Greg Mankiw was the Council Chairman from 2003-2005, succeeded by Harvey Rosen who held that position from February to June of 2005. Mr. Rosen was succeeded by Ben Bernanke who left the post in order to become Chairman of the Federal Reserve in 2006.

An article in The New York Times from 2005 describes Mr. Bernanke’s appointment to Chairman of the Federal Reserve thus:

In settling on Mr. Bernanke, President Bush avoided embroiling himself in another confirmation fight at a time when Republicans and Democrats alike are questioning his nomination of Harriet E. Miers to the Supreme Court. But in doing so, he essentially chose a candidate who would satisfy others — investors on Wall Street, lawmakers in Congress — more than himself or his Republican base.

Mr. Bernanke was not the first choice of ardent supporters of supply-side economics, who favor deep tax cuts and tight monetary policy as the best medicine to strengthen the economy. They tended to favor R. Glenn Hubbard, an architect of Mr. Bush’s sweeping tax cuts and one of the leading candidates. Others in the White House leaned toward Martin S. Feldstein, a Harvard economist who served as President Ronald Reagan’s chief economic adviser.

Apparently, the Bush administration was willing to forgo the supply-side economics for tight money instead in appointing Mr. Bernanke. The article goes on to explain the situation in which Bernanke will be taking office as Fed Chairman:

Mr. Greenspan is scheduled to preside over three more meetings of the Fed committee that sets the benchmark short-term interest rate before he retires at the end of January. Based on the price of a futures contract tied to Fed policy, investors are expecting three more rate increases, pushing the target rate to 4.5 percent from the current 3.75 percent, before the Fed pauses or stops altogether.

But that could leave Mr. Bernanke facing a quandary as he takes over at the March 28 meeting. At exactly the moment he is trying to establish himself as an inflation fighter and his independence from the Bush administration, Mr. Bernanke — if he endorses the pause in raising interest rates that many in the markets expect — could appear to be moving in the opposite direction.

”It’s important for the chairman that the Fed doesn’t err on inflation, especially at the beginning,” said Laurence H. Meyer, a former Fed governor and now vice chairman of Macroeconomic Advisers, a forecasting firm.

Indeed, in a sign that investors might already be worrying about inflation, the yield on the 10-year Treasury note yesterday rose to its highest level since April. Since Monday morning, when word began circulating that Mr. Bernanke would be named, the yield has risen to 4.53 percent, from 4.38 percent.

Then it continues by describing the value of philosophy in the choice of Fed Chairman:

Mr. Bernanke is very familiar with the problem. As both an academic and former Fed governor, he focused on the importance of the Fed’s anti-inflation credibility. ”The benefit of appointing a hawkish central banker,” he said in a speech last year, ”is the increased inflation-fighting credibility that such an appointment brings.”

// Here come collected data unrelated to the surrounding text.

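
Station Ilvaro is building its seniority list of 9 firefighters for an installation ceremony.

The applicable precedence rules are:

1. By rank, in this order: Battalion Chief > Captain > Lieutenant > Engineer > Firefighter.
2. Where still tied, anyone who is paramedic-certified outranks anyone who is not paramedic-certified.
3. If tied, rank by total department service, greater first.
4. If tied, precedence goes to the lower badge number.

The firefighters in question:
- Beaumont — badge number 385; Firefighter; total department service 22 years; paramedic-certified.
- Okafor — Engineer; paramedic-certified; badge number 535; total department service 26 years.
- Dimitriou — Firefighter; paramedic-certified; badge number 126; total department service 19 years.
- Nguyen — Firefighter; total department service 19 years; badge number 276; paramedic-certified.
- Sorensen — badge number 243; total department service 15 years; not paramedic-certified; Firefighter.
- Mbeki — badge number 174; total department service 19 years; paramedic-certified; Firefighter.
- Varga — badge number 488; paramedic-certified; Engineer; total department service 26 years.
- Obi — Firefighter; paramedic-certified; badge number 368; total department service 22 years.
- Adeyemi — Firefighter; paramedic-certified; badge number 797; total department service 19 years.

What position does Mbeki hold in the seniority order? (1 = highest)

6

By rank: Varga and Okafor (Engineer); then Obi, Beaumont, Dimitriou, Mbeki, Nguyen, Adeyemi and Sorensen (Firefighter).
Varga and Okafor are each paramedic-certified, so the next rule applies.
Varga and Okafor both have total department service 26 years, so the next rule applies.
Among Varga and Okafor, by badge number (lower first): Varga (488) before Okafor (535).
Among Obi, Beaumont, Dimitriou, Mbeki, Nguyen, Adeyemi and Sorensen, paramedic-certified before not paramedic-certified: Obi, Beaumont, Dimitriou, Mbeki, Nguyen and Adeyemi (paramedic-certified) before Sorensen (not paramedic-certified).
Among Obi, Beaumont, Dimitriou, Mbeki, Nguyen and Adeyemi, by total department service (higher first): Obi and Beaumont (22 years) before Dimitriou, Mbeki, Nguyen and Adeyemi (19 years).
Among Obi and Beaumont, by badge number (lower first): Obi (368) before Beaumont (385).
Among Dimitriou, Mbeki, Nguyen and Adeyemi, by badge number (lower first): Dimitriou (126) before Mbeki (174) before Nguyen (276) before Adeyemi (797).
Order: Varga, Okafor, Obi, Beaumont, Dimitriou, Mbeki, Nguyen, Adeyemi, Sorensen. So position 6.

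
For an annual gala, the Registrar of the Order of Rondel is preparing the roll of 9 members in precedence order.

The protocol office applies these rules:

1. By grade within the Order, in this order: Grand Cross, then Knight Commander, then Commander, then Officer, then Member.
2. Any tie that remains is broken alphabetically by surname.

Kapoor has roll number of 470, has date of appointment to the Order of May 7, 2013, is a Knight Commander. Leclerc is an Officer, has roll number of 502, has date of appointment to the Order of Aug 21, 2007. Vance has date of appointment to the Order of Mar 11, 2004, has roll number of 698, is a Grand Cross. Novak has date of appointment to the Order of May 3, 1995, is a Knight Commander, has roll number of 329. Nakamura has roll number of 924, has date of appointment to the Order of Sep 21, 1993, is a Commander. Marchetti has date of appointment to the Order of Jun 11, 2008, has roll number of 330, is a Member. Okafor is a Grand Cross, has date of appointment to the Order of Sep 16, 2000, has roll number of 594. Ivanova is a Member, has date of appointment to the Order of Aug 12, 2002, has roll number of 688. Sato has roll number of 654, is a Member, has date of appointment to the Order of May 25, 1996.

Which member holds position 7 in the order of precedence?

By grade within the Order: Okafor and Vance (Grand Cross); then Kapoor and Novak (Knight Commander); then Nakamura (Commander); then Leclerc (Officer); then Ivanova, Marchetti and Sato (Member).
Among Okafor and Vance, alphabetically by surname: Okafor before Vance.
Among Kapoor and Novak, alphabetically by surname: Kapoor before Novak.
Among Ivanova, Marchetti and Sato, alphabetically by surname: Ivanova before Marchetti before Sato.
Order: Okafor, Vance, Kapoor, Novak, Nakamura, Leclerc, Ivanova, Marchetti, Sato.

Ivanova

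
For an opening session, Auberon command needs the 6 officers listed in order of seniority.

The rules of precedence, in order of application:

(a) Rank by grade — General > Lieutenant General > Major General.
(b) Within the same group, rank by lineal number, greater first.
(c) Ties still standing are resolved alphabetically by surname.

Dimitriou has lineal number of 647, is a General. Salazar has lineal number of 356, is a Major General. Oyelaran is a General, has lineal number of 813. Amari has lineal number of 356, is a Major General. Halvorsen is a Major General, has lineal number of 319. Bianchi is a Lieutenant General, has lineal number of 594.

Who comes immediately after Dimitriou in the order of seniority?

Bianchi

By grade: Oyelaran and Dimitriou (General); then Bianchi (Lieutenant General); then Amari, Salazar and Halvorsen (Major General).
Among Oyelaran and Dimitriou, by lineal number (higher first): Oyelaran (813) before Dimitriou (647).
Among Amari, Salazar and Halvorsen, by lineal number (higher first): Amari and Salazar (356) before Halvorsen (319).
Among Amari and Salazar, alphabetically by surname: Amari before Salazar.
Order: Oyelaran, Dimitriou, Bianchi, Amari, Salazar, Halvorsen.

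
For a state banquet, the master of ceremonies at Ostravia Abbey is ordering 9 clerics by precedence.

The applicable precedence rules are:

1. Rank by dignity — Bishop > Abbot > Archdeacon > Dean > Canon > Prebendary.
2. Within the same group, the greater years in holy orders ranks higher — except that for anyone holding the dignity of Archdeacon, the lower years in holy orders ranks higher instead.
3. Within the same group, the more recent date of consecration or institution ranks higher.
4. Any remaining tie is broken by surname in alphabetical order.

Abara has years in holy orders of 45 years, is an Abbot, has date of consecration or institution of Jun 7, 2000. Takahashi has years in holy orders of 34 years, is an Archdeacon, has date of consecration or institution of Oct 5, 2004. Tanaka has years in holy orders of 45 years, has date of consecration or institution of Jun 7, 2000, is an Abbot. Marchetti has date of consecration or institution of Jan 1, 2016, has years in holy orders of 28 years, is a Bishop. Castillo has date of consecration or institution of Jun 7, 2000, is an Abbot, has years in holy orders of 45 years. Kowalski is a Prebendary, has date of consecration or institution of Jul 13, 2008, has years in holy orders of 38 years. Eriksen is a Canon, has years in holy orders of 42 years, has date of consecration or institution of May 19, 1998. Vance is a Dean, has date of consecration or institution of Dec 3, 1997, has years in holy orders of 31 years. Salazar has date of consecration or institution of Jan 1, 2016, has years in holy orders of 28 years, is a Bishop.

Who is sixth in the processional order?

By dignity: Marchetti and Salazar (Bishop); then Abara, Castillo and Tanaka (Abbot); then Takahashi (Archdeacon); then Vance (Dean); then Eriksen (Canon); then Kowalski (Prebendary).
Marchetti and Salazar both have years in holy orders 28 years, so the next rule applies.
Marchetti and Salazar both have date of consecration or institution Jan 1, 2016, so the next rule applies.
Among Marchetti and Salazar, alphabetically by surname: Marchetti before Salazar.
Abara, Castillo and Tanaka all have years in holy orders 45 years, so the next rule applies.
Abara, Castillo and Tanaka all have date of consecration or institution Jun 7, 2000, so the next rule applies.
Among Abara, Castillo and Tanaka, alphabetically by surname: Abara before Castillo before Tanaka.
Order: Marchetti, Salazar, Abara, Castillo, Tanaka, Takahashi, Vance, Eriksen, Kowalski.

Takahashi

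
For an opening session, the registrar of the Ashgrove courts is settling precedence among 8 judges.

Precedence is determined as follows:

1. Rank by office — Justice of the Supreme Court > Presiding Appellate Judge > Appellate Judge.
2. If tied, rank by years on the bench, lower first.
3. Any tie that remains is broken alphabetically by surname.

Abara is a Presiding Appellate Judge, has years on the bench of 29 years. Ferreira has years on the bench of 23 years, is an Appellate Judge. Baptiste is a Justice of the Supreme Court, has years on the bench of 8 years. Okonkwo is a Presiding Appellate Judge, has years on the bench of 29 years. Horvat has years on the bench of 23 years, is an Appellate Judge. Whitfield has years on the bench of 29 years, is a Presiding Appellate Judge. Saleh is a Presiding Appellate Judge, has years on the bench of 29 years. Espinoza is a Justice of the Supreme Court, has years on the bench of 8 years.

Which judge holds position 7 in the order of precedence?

Ferreira

By office: Baptiste and Espinoza (Justice of the Supreme Court); then Abara, Okonkwo, Saleh and Whitfield (Presiding Appellate Judge); then Ferreira and Horvat (Appellate Judge).
Baptiste and Espinoza both have years on the bench 8 years, so the next rule applies.
Among Baptiste and Espinoza, alphabetically by surname: Baptiste before Espinoza.
Abara, Okonkwo, Saleh and Whitfield all have years on the bench 29 years, so the next rule applies.
Among Abara, Okonkwo, Saleh and Whitfield, alphabetically by surname: Abara before Okonkwo before Saleh before Whitfield.
Ferreira and Horvat both have years on the bench 23 years, so the next rule applies.
Among Ferreira and Horvat, alphabetically by surname: Ferreira before Horvat.
Order: Baptiste, Espinoza, Abara, Okonkwo, Saleh, Whitfield, Ferreira, Horvat.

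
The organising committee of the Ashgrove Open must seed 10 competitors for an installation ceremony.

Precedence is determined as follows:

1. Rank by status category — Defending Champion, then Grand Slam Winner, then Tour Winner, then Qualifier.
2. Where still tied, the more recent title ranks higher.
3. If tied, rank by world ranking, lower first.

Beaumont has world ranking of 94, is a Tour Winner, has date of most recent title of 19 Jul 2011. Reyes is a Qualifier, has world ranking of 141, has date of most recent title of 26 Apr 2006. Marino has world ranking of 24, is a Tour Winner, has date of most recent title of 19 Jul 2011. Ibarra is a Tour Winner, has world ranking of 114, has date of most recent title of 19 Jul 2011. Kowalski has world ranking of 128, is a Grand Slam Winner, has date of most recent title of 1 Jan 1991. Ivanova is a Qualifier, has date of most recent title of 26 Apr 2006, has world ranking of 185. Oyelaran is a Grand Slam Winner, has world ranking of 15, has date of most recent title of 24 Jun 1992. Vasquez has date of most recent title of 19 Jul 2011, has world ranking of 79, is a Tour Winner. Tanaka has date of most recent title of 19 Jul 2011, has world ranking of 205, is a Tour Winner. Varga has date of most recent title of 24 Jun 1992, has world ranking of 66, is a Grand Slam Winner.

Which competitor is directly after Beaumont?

By status category: Oyelaran, Varga and Kowalski (Grand Slam Winner); then Marino, Vasquez, Beaumont, Ibarra and Tanaka (Tour Winner); then Reyes and Ivanova (Qualifier).
Among Oyelaran, Varga and Kowalski, by date of most recent title (later first): Oyelaran and Varga (24 Jun 1992) before Kowalski (1 Jan 1991).
Among Oyelaran and Varga, by world ranking (lower first): Oyelaran (15) before Varga (66).
Marino, Vasquez, Beaumont, Ibarra and Tanaka all have date of most recent title 19 Jul 2011, so the next rule applies.
Among Marino, Vasquez, Beaumont, Ibarra and Tanaka, by world ranking (lower first): Marino (24) before Vasquez (79) before Beaumont (94) before Ibarra (114) before Tanaka (205).
Reyes and Ivanova both have date of most recent title 26 Apr 2006, so the next rule applies.
Among Reyes and Ivanova, by world ranking (lower first): Reyes (141) before Ivanova (185).
Order: Oyelaran, Varga, Kowalski, Marino, Vasquez, Beaumont, Ibarra, Tanaka, Reyes, Ivanova.

Ibarra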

This explained President Jimmy Carter’s seemingly incongruous choice of Paul A. Volcker, whose hawkish stance on inflation Mr. Carter did not share and whose moves as Fed chairman hurt his re-election bid, Mr. Bernanke said in the same speech.

This is odd. We know where core inflation comes from in the first place and it is quite peculiar that one would assume the stance of being a hawk for the sake of it when headline inflation is out of sorts. Given the kinds of financial reporting that has been going on over the last few years, I don’t necessarily have much reliance on what is said in this article, but it perhaps might be more indicative of what actually occurred as a result of Bernanke’s ascendency than not.